Before beginning an organizing project, he encourages listeners to devote serious thought to exactly what they want to achieve and crucially, why. Only once you've determined what is important to you can you select and arrange your possessions to support those values.

He breaks down organizing projects into three "S's" -- simplify, sort, and store. To put it briefly:

  • Simplify. Getting rid of things that are obsolete, broken, not being used, accessible online, redundant with other possessions, or have low value for you (do not support what is important in your life or uplift you.)
  • Sort. Determining categories with whatever level of specificity works for you, and putting like with like. When categories overlap, choose one and cross-reference.
  • Store. Assigning each category a home and if necessary, a container. The stuff you use most often should be most accessible, the size of category should match the size of the space, and ideally the home should match the function (where you use something).

The first two steps, simplifying and sorting, can be done in either order or simultaneously. If you have difficulty simplifying, Andy recommends that you sort first to see what you have and where you have redundancies. And simplifying does not have to mean discarding. Andy offers a helpful episode and corresponding webpage with Resources for donating, selling, and re-cycling.  

If you need motivation to get started, check out his episode on "The Hidden Costs of Stuff." Consider the costs of losing things among the clutter and buying duplicates of what you already own; of late fees and damaged credit score for late bills; of off-site storage of unused belongings and of transporting them when you move. Things deteriorate from non-use. How much does it cost to maintain your things free from dust and pests? Is disorganization impacting your quality of life? Are you serving your stuff, instead of your stuff serving you? 
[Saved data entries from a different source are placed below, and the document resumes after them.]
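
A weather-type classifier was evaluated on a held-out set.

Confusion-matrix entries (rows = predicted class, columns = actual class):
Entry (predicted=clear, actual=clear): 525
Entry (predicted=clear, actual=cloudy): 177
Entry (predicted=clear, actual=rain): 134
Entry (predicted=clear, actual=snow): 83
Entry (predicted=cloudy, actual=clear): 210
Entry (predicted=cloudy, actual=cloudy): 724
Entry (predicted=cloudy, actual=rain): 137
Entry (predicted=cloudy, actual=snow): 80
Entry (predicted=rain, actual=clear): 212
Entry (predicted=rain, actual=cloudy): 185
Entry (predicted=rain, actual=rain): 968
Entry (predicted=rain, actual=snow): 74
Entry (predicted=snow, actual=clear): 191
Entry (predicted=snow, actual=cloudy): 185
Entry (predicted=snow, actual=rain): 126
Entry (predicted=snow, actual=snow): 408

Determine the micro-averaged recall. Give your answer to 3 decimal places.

Micro-averaging pools counts across classes: ΣTP=2625, ΣFP=1794, ΣFN=1794.
Micro-recall = TP/(TP+FN) on pooled counts = 0.594 (equals overall accuracy in single-label multiclass).

0.594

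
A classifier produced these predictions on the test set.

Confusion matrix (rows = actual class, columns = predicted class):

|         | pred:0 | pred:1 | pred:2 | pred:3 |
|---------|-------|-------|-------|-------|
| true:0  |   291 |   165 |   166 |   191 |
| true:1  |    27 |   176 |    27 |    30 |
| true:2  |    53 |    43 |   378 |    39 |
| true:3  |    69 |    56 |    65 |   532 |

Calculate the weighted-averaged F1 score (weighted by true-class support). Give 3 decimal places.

Per-class F1 score (2·TP/(2·TP+FP+FN)):
  0: TP=291, FP=27+53+69=149, FN=165+166+191=522 → 582/1253 = 0.4645
  1: TP=176, FP=165+43+56=264, FN=27+27+30=84 → 352/700 = 0.5029
  2: TP=378, FP=166+27+65=258, FN=53+43+39=135 → 756/1149 = 0.6580
  3: TP=532, FP=191+30+39=260, FN=69+56+65=190 → 1064/1514 = 0.7028
Weighted-F1 score = Σ (supportᵢ/N)·F1 scoreᵢ with N=2308: (813/2308)·0.4645 + (260/2308)·0.5029 + (513/2308)·0.6580 + (722/2308)·0.7028 = 0.586

0.586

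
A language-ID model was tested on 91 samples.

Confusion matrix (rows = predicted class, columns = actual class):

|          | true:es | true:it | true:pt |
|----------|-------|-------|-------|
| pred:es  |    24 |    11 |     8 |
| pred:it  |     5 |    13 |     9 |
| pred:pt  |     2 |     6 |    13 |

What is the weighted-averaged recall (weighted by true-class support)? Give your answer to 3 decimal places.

Per-class recall (TP/(TP+FN)):
  es: TP=24, FN=5+2=7 → 24/31 = 0.7742
  it: TP=13, FN=11+6=17 → 13/30 = 0.4333
  pt: TP=13, FN=8+9=17 → 13/30 = 0.4333
Weighted-recall = Σ (supportᵢ/N)·recallᵢ with N=91: (31/91)·0.7742 + (30/91)·0.4333 + (30/91)·0.4333 = 0.549

0.549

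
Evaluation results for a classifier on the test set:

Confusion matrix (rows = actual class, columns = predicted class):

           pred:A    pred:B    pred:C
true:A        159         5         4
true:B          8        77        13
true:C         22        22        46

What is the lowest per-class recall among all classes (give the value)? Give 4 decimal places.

Per-class recall (TP/(TP+FN)):
  A: TP=159, FN=5+4=9 → 159/168 = 0.94643
  B: TP=77, FN=8+13=21 → 77/98 = 0.78571
  C: TP=46, FN=22+22=44 → 46/90 = 0.51111
Lowest is class 'C' with recall = 0.5111.

0.5111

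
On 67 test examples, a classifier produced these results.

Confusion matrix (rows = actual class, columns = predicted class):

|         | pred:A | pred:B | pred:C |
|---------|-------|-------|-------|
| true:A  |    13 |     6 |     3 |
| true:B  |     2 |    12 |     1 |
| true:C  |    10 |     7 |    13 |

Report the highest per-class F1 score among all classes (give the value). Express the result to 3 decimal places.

0.600

Per-class F1 score (2·TP/(2·TP+FP+FN)):
  A: TP=13, FP=2+10=12, FN=6+3=9 → 26/47 = 0.5532
  B: TP=12, FP=6+7=13, FN=2+1=3 → 24/40 = 0.6000
  C: TP=13, FP=3+1=4, FN=10+7=17 → 26/47 = 0.5532
Highest is class 'B' with F1 score = 0.600.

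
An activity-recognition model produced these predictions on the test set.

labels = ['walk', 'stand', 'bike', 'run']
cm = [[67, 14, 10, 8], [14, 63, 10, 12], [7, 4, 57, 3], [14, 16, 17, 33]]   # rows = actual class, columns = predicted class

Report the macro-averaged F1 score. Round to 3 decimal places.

Per-class F1 score (2·TP/(2·TP+FP+FN)):
  walk: TP=67, FP=14+7+14=35, FN=14+10+8=32 → 134/201 = 0.6667
  stand: TP=63, FP=14+4+16=34, FN=14+10+12=36 → 126/196 = 0.6429
  bike: TP=57, FP=10+10+17=37, FN=7+4+3=14 → 114/165 = 0.6909
  run: TP=33, FP=8+12+3=23, FN=14+16+17=47 → 66/136 = 0.4853
Macro-F1 score = mean = (0.6667 + 0.6429 + 0.6909 + 0.4853) / 4 = 0.621

0.621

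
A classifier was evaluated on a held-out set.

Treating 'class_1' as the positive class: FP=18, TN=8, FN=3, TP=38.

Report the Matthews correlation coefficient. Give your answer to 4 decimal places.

0.3085

MCC = (TP·TN − FP·FN) / √((TP+FP)(TP+FN)(TN+FP)(TN+FN))
Numerator = 38·8 − 18·3 = 250
Denominator = √(56·41·26·11) = √656656 = 810.3431
MCC = 250 / 810.3431 = 0.3085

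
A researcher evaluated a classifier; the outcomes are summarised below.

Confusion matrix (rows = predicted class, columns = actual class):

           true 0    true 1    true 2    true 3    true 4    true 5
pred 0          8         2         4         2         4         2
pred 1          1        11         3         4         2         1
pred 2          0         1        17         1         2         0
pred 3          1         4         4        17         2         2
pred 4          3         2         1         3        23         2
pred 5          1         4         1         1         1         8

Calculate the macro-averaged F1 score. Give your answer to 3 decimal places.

0.561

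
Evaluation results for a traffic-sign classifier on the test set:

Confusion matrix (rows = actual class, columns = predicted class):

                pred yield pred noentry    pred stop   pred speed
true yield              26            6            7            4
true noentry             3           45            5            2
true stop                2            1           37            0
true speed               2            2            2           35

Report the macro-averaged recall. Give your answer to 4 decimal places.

0.8004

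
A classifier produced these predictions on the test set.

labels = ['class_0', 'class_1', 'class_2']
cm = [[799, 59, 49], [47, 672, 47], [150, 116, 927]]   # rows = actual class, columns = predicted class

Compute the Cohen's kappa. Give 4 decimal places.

0.7535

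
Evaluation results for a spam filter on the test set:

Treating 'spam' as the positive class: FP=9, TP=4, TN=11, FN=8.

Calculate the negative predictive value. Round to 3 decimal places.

0.579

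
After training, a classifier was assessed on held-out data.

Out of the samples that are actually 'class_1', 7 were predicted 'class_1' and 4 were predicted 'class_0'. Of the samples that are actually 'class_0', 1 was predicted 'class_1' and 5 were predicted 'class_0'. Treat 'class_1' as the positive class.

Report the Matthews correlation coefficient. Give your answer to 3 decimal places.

MCC = (TP·TN − FP·FN) / √((TP+FP)(TP+FN)(TN+FP)(TN+FN))
Numerator = 7·5 − 1·4 = 31
Denominator = √(8·11·6·9) = √4752 = 68.9348
MCC = 31 / 68.9348 = 0.450

0.450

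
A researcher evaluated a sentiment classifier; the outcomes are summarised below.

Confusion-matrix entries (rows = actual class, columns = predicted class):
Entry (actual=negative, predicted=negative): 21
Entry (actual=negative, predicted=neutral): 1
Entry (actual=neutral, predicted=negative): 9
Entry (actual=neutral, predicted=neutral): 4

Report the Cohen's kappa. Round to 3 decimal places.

Observed agreement pₒ = trace/N = 25/35 = 0.7143
Expected agreement pₑ = Σ (rowᵢ·colᵢ)/N² = (22·30 + 13·5)/35² = 0.5918
κ = (pₒ − pₑ)/(1 − pₑ) = (0.7143 − 0.5918)/(1 − 0.5918) = 0.300

0.300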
Marie Kondo's magical folding method

After reading Marie Kondo's mega-bestseller THE LIFE-CHANGING MAGIC OF TIDYING UP, I couldn't wait to try out her unique folding method.

She recommends folding garments in thirds vertically and horizontally so that they stand up in a drawer or other container like files, instead of in stacks which press wrinkles into clothes. Kondo's method looks beautiful and has the added benefit of making all of your items visible at once so that you can:

  • incorporate more of your items into regular rotation instead of picking from the top of a stack
  • more easily see redundancy or gaps in what you own
  • not waste time sorting through a stack for a particular item

The incredible part is that it takes up less space. I had a hard time believing this until I re-folded the contents of my dresser and ended up with an entire empty drawer

It's been a few weeks since my conversion to Kondo's method. Folding clean laundry takes a few extra minutes as I'm still getting accustomed to it. Even if I don't get much faster, I'd have to say it's worth it for wrinkle-free clothes, extra drawer space, and being able to see all my items standing neatly in a row. 

Give it a try and let me know what you think!